Koba writes that corrections happen when price declines halt upward trends: "Stocks, bonds, commodities and everything else traded on the markets never move in a straight line, either up or down. At some point, their value will change — for better or worse."
The last time such a correction occurred was in 2011.
Why it happened: When it comes to tracing the origins of Monday's stock market crash, all signs point to China.
It started when China's Shanghai Composite began to struggle this summer. The slump sparked concerns worldwide that the country's economy, the second-biggest economy in the world and the driver of decades of global economic growth, could be slowing much faster than was previously thought.
That prompted investors around the world to start selling off their Chinese shares. Australia, Hong Kong, Japan, South Korea, Taiwan and several major European markets posted big losses.
"China's shock move to devalue the yuan this month [fueled] fears of competitive devaluations in rival export-led economies and a slump in Chinese demand that could have ripple effects in other parts of the world," Citywire Money reports.
Which U.S. stocks were hit the hardest? In the U.S., Apple, Facebook and Netflix were poised to take big hits.
Both Apple and Facebook were down more than 4% each in premarket trading on Monday, CNN Money reported.
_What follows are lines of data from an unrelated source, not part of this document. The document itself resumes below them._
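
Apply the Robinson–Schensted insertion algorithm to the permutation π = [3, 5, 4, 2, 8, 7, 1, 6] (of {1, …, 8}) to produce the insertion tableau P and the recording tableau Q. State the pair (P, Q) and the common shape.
P = [1, 4, 6] / [2, 7] / [3, 8] / [5];  Q = [1, 2, 5] / [3, 6] / [4, 8] / [7];  common shape = (3, 2, 2, 1)

Row-insert the values π_1, π_2, … into P one at a time, bumping the leftmost entry strictly greater than the inserted value down to the next row. The recording tableau Q records, in position (i, j), the step at which that cell was added to P.
  Insert 3 (step 1): P = [3];  Q = [1]
  Insert 5 (step 2): P = [3, 5];  Q = [1, 2]
  Insert 4 (step 3): P = [3, 4] / [5];  Q = [1, 2] / [3]
  Insert 2 (step 4): P = [2, 4] / [3] / [5];  Q = [1, 2] / [3] / [4]
  Insert 8 (step 5): P = [2, 4, 8] / [3] / [5];  Q = [1, 2, 5] / [3] / [4]
  Insert 7 (step 6): P = [2, 4, 7] / [3, 8] / [5];  Q = [1, 2, 5] / [3, 6] / [4]
  Insert 1 (step 7): P = [1, 4, 7] / [2, 8] / [3] / [5];  Q = [1, 2, 5] / [3, 6] / [4] / [7]
  Insert 6 (step 8): P = [1, 4, 6] / [2, 7] / [3, 8] / [5];  Q = [1, 2, 5] / [3, 6] / [4, 8] / [7]
Final shape: (3, 2, 2, 1).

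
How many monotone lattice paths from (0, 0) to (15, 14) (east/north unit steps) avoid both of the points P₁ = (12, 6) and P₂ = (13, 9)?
Number of paths = 65609256

Inclusion–exclusion. Total paths: C(29, 15) = 77558760. Through P₁: C(18, 12)·C(11, 3) = 3063060. Through P₂: C(22, 13)·C(7, 2) = 10445820. Since P₁ is strictly southwest of P₂, a monotone path through both must visit P₁ then P₂; paths through both = C(18, 12)·C(4, 1)·C(7, 2) = 1559376. Avoid both = 77558760 − 3063060 − 10445820 + 1559376 = 65609256.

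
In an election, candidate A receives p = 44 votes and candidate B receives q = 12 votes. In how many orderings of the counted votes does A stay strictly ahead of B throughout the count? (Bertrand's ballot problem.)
Strict-lead orderings = 319076175600

Total orderings of the 56 votes with 44 for A: C(56, 44) = 558383307300. By the Bertrand ballot formula (Cycle Lemma / reflection principle), the number of orderings in which A is strictly ahead of B throughout is (p − q)/(p + q) · C(p + q, p) = (44 − 12)/(44 + 12) · 558383307300 = 319076175600.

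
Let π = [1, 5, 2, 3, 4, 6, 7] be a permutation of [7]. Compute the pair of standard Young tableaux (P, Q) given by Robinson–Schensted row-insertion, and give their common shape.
P = [1, 2, 3, 4, 6, 7] / [5];  Q = [1, 2, 4, 5, 6, 7] / [3];  common shape = (6, 1)

Row-insert the values π_1, π_2, … into P one at a time, bumping the leftmost entry strictly greater than the inserted value down to the next row. The recording tableau Q records, in position (i, j), the step at which that cell was added to P.
  Insert 1 (step 1): P = [1];  Q = [1]
  Insert 5 (step 2): P = [1, 5];  Q = [1, 2]
  Insert 2 (step 3): P = [1, 2] / [5];  Q = [1, 2] / [3]
  Insert 3 (step 4): P = [1, 2, 3] / [5];  Q = [1, 2, 4] / [3]
  Insert 4 (step 5): P = [1, 2, 3, 4] / [5];  Q = [1, 2, 4, 5] / [3]
  Insert 6 (step 6): P = [1, 2, 3, 4, 6] / [5];  Q = [1, 2, 4, 5, 6] / [3]
  Insert 7 (step 7): P = [1, 2, 3, 4, 6, 7] / [5];  Q = [1, 2, 4, 5, 6, 7] / [3]
Final shape: (6, 1).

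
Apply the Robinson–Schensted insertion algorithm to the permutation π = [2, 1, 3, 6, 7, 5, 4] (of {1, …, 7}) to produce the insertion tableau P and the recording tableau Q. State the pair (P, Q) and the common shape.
P = [1, 3, 4, 7] / [2, 5] / [6];  Q = [1, 3, 4, 5] / [2, 6] / [7];  common shape = (4, 2, 1)

Row-insert the values π_1, π_2, … into P one at a time, bumping the leftmost entry strictly greater than the inserted value down to the next row. The recording tableau Q records, in position (i, j), the step at which that cell was added to P.
  Insert 2 (step 1): P = [2];  Q = [1]
  Insert 1 (step 2): P = [1] / [2];  Q = [1] / [2]
  Insert 3 (step 3): P = [1, 3] / [2];  Q = [1, 3] / [2]
  Insert 6 (step 4): P = [1, 3, 6] / [2];  Q = [1, 3, 4] / [2]
  Insert 7 (step 5): P = [1, 3, 6, 7] / [2];  Q = [1, 3, 4, 5] / [2]
  Insert 5 (step 6): P = [1, 3, 5, 7] / [2, 6];  Q = [1, 3, 4, 5] / [2, 6]
  Insert 4 (step 7): P = [1, 3, 4, 7] / [2, 5] / [6];  Q = [1, 3, 4, 5] / [2, 6] / [7]
Final shape: (4, 2, 1).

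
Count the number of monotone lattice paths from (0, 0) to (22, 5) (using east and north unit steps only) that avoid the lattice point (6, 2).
Number of paths = 53598

Total paths from (0, 0) to (22, 5): C(27, 22) = 80730. Paths through (6, 2): (paths (0, 0) → (6, 2)) × (paths (6, 2) → (22, 5)) = C(8, 6) · C(19, 16) = 28 · 969 = 27132. Avoidance count = 80730 − 27132 = 53598.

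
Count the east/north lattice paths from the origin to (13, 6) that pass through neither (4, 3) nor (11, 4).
Number of paths = 12922

Inclusion–exclusion. Total paths: C(19, 13) = 27132. Through P₁: C(7, 4)·C(12, 9) = 7700. Through P₂: C(15, 11)·C(4, 2) = 8190. Since P₁ is strictly southwest of P₂, a monotone path through both must visit P₁ then P₂; paths through both = C(7, 4)·C(8, 7)·C(4, 2) = 1680. Avoid both = 27132 − 7700 − 8190 + 1680 = 12922.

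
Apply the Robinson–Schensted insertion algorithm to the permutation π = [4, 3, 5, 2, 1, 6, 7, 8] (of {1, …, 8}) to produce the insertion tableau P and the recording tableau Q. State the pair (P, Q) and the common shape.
P = [1, 5, 6, 7, 8] / [2] / [3] / [4];  Q = [1, 3, 6, 7, 8] / [2] / [4] / [5];  common shape = (5, 1, 1, 1)

Row-insert the values π_1, π_2, … into P one at a time, bumping the leftmost entry strictly greater than the inserted value down to the next row. The recording tableau Q records, in position (i, j), the step at which that cell was added to P.
  Insert 4 (step 1): P = [4];  Q = [1]
  Insert 3 (step 2): P = [3] / [4];  Q = [1] / [2]
  Insert 5 (step 3): P = [3, 5] / [4];  Q = [1, 3] / [2]
  Insert 2 (step 4): P = [2, 5] / [3] / [4];  Q = [1, 3] / [2] / [4]
  Insert 1 (step 5): P = [1, 5] / [2] / [3] / [4];  Q = [1, 3] / [2] / [4] / [5]
  Insert 6 (step 6): P = [1, 5, 6] / [2] / [3] / [4];  Q = [1, 3, 6] / [2] / [4] / [5]
  Insert 7 (step 7): P = [1, 5, 6, 7] / [2] / [3] / [4];  Q = [1, 3, 6, 7] / [2] / [4] / [5]
  Insert 8 (step 8): P = [1, 5, 6, 7, 8] / [2] / [3] / [4];  Q = [1, 3, 6, 7, 8] / [2] / [4] / [5]
Final shape: (5, 1, 1, 1).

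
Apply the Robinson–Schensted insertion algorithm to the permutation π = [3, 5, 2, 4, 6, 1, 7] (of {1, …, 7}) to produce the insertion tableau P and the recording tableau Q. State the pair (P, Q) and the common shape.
P = [1, 4, 6, 7] / [2, 5] / [3];  Q = [1, 2, 5, 7] / [3, 4] / [6];  common shape = (4, 2, 1)

Row-insert the values π_1, π_2, … into P one at a time, bumping the leftmost entry strictly greater than the inserted value down to the next row. The recording tableau Q records, in position (i, j), the step at which that cell was added to P.
  Insert 3 (step 1): P = [3];  Q = [1]
  Insert 5 (step 2): P = [3, 5];  Q = [1, 2]
  Insert 2 (step 3): P = [2, 5] / [3];  Q = [1, 2] / [3]
  Insert 4 (step 4): P = [2, 4] / [3, 5];  Q = [1, 2] / [3, 4]
  Insert 6 (step 5): P = [2, 4, 6] / [3, 5];  Q = [1, 2, 5] / [3, 4]
  Insert 1 (step 6): P = [1, 4, 6] / [2, 5] / [3];  Q = [1, 2, 5] / [3, 4] / [6]
  Insert 7 (step 7): P = [1, 4, 6, 7] / [2, 5] / [3];  Q = [1, 2, 5, 7] / [3, 4] / [6]
Final shape: (4, 2, 1).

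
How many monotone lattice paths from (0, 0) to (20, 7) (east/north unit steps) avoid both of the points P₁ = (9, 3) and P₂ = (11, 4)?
Number of paths = 432630

Inclusion–exclusion. Total paths: C(27, 20) = 888030. Through P₁: C(12, 9)·C(15, 11) = 300300. Through P₂: C(15, 11)·C(12, 9) = 300300. Since P₁ is strictly southwest of P₂, a monotone path through both must visit P₁ then P₂; paths through both = C(12, 9)·C(3, 2)·C(12, 9) = 145200. Avoid both = 888030 − 300300 − 300300 + 145200 = 432630.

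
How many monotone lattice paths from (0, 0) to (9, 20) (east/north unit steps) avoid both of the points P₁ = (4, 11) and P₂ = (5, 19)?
Number of paths = 7131180

Inclusion–exclusion. Total paths: C(29, 9) = 10015005. Through P₁: C(15, 4)·C(14, 5) = 2732730. Through P₂: C(24, 5)·C(5, 4) = 212520. Since P₁ is strictly southwest of P₂, a monotone path through both must visit P₁ then P₂; paths through both = C(15, 4)·C(9, 1)·C(5, 4) = 61425. Avoid both = 10015005 − 2732730 − 212520 + 61425 = 7131180.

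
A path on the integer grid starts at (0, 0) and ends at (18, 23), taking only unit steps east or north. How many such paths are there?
Number of paths = 202112640600

A monotone lattice path from (0, 0) to (18, 23) consists of 18 east steps and 23 north steps in some order, so it is determined by which 18 of the 41 steps are east. The count is C(41, 18) = 202112640600.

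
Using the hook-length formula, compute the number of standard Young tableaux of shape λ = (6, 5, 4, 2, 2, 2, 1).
# SYT of shape (6, 5, 4, 2, 2, 2, 1) = 3136879746

Hook-length formula: f^λ = n! / Π hook(c), product over all cells c of the Young diagram. For λ = (6, 5, 4, 2, 2, 2, 1), n = 22 boxes. Hook lengths by row (left-to-right, top-to-bottom): [12, 10, 6, 5, 3, 1]; [10, 8, 4, 3, 1]; [8, 6, 2, 1]; [5, 3]; [4, 2]; [3, 1]; [1]. Product of hooks = 358318080000. So f^λ = 22! / 358318080000 = 1124000727777607680000 / 358318080000 = 3136879746.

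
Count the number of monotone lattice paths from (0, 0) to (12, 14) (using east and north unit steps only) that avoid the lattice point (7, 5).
Number of paths = 8072116

Total paths from (0, 0) to (12, 14): C(26, 12) = 9657700. Paths through (7, 5): (paths (0, 0) → (7, 5)) × (paths (7, 5) → (12, 14)) = C(12, 7) · C(14, 5) = 792 · 2002 = 1585584. Avoidance count = 9657700 − 1585584 = 8072116.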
Netflix was down more than 7%.
Oil dipped more than 4%, some of it trading as low as $38.65 per barrel, a new six-year low.
What does this mean for your stock prices: There's no doubt that what happens in China affects U.S. investors.
"Pockets of the U.S. stock market are exposed to China's troubles," Matt Egan of CNN Money writes. "That's because 40% of the revenue generated by S&P 500 companies comes from overseas."
However, most market experts weren't ready to hit the panic button over Monday's upset. "This is hardly the worst day ever for stocks," according to a wire report from CNN. "This pullback also comes after six years of stellar stock market gains."